The present invention relates to optical fiber splices, and more particularly to the protection of a fiber splice from degradation due to the surrounding environment and physical stress.
A typical optical fiber is fabricated as a thin filament of silica-based material with a core region of one refractive index and a peripheral cladding of a lesser index. A jacket, typically of a strong flexible plastic having a thickness several times that of the filament, is generally provided to add strength and to protect the fiber from physical and chemical damage. When two or more such fibers are to be spliced end-to-end, the jacket is first removed from a portion of each fiber and the bare fiber ends are then spliced. The splice region therefore remains unprotected, and may be subjected to localized stresses from physical contact. It is also vulnerable to absorbing atmospheric vapors which can alter the fiber characteristics and degrade its performance.
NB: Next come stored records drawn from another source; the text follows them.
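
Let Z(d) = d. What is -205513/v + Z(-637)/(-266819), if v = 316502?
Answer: -7804737339/12064106734 ≈ -0.64694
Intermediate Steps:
-205513/v + Z(-637)/(-266819) = -205513/316502 - 637/(-266819) = -205513*1/316502 - 637*(-1/266819) = -205513/316502 + 91/38117 = -7804737339/12064106734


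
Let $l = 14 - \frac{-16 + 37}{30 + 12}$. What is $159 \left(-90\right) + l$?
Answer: $- \frac{28593}{2} \approx -14297.0$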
In order to achieve a splice which does not absorb material from the environment or is not subject to undue physical stresses at the junction region, it is customary to cover the fiber junction with a support structure and to fill the support with a potting medium. See, for example, U.S. Pat. No. 4,593,968 of Giallorenzi.
Such structures, however, are cumbersome, and fibers spliced in this manner do not lend themselves to the flexible packaging constraints often required of fiber optic instrumentation. Moreover, the provision of a splice-protecting structure can require special mounts and may itself introduce unwanted stresses in the fiber. Further, such structures require a cumbersome fabrication process.